I hate all the craziness that surrounds the Combine, with players moving up and down 'draft boards' based on how high they jump, how much they lift, how fast they run and how well they perform on a batttery of psychological tests.
I think it's over-hyped, over-analyzed and over-utilized as a tool to determine which players to draft.
Don't get me wrong. The importance of getting the draft right can't be overstated when it comes to the future success of a franchise.
Look no further than your 2007 Super Bowl champion New York Giants (that still sounds incredible, doesn't it?) for an example. All eight of last year's Giants' draft picks made the team, and many played significant roles. A miss on two or three of those players and the Giants might not be champions today.

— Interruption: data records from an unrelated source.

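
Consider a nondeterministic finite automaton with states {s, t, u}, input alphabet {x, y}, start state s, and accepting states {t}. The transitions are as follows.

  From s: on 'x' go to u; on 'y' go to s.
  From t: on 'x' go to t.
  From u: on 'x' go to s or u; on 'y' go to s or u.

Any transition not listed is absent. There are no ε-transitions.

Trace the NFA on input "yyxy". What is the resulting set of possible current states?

Start in {s}.
Read 'y': s→{s}; now {s}.
Read 'y': s→{s}; now {s}.
Read 'x': s→{u}; now {u}.
Read 'y': u→{s, u}; now {s, u}.

{s, u}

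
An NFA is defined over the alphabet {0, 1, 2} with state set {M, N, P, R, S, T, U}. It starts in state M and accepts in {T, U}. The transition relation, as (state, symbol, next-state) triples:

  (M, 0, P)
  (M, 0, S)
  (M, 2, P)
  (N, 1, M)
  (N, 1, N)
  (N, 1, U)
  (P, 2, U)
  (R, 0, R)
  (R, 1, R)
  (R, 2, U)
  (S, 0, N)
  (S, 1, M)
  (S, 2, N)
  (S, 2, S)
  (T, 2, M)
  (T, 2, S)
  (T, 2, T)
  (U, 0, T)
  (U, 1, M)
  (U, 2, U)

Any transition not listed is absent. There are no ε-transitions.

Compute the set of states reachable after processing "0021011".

Start in {M}.
Read '0': M→{P, S}; now {P, S}.
Read '0': P→∅, S→{N}; now {N}.
Read '2': N→∅; now ∅.
The set is empty and remains empty for the remaining 4 symbols.

∅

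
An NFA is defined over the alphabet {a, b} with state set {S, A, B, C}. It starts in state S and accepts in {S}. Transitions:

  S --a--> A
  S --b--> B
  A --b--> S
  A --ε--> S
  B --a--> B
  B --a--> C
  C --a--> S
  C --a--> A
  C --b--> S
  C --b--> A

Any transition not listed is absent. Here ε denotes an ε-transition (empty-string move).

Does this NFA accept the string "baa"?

Yes

Start in {S}.
Read 'b': {S} → {B}.
Read 'a': {B} → {B, C}.
Read 'a': {B, C} → {S, A, B, C}.
The final set {S, A, B, C} contains the accepting state S.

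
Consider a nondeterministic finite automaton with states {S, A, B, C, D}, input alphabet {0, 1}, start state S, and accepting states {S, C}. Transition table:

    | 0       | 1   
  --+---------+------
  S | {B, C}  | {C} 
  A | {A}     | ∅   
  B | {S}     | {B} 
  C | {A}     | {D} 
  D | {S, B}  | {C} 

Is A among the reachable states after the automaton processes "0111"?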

So, it's not that I don't understand the importance of scouts, general managers and coaches getting the opportunity to meet and observe players first-hand. In some cases, players from small schools who have had limited collegiate exposure can benefit from the chance to showcase themselves.
I just believe it's pure folly to base a draft choice on what a guy does in shorts, or to project that one guy will be better for your team than another because he can squat 5 more pounds in the weight room.
I believe that too much reliance by teams on what these guys do in so many settings where they aren't actually playing football leads to mistakes.
Yes, it's nice to know how fast a guy is, or exactly how big and strong he is. But, if you can't tell from watching games or watching tape that a player is stronger, faster or more instinctive than the guys he lines up against then you shouldn't be in a pro personnel position.
I believe, simply, that you judge more about a player from what he does on the field in game situations than anywhere else.
Does he make plays? Does he have good instincts? Can a defender tackle? Does he produce when a game is on the line? Does he play hard on every play? Can a receiver catch the ball in traffic? Can a back gain yards after he's been hit? Can a running back make defenders miss tackles? Can a quarterback rise to the occasion when it matters most? Does a player have the heart to compete even when things are going badly? When it's the final seconds does a kicker come through or does he shank one?
These are the kinds of questions that, to me, are more important than a player's exact physical attributes or test scores. Yes, you have to have the size, speed and strength to succeed in the NFL. But, most of all, you have to be able to play. No Combine workout can tell you whether or not a guy can do that.
So, go ahead. Watch hours of Combine workouts if you have NFL Network. Get excited by various workouts and disappointed by others. The Combine is one tool talent evaluators should use, but not the be-all and end-all.
I will give you some Combine updates during the four-day event.
Later, though, when the draft draws closer and we are down to arguing about specific guys the Giants should draft I need to hear better arguments than "he was great at the Combine."
In reality, that tells me nothing about what kind of football player a guy is.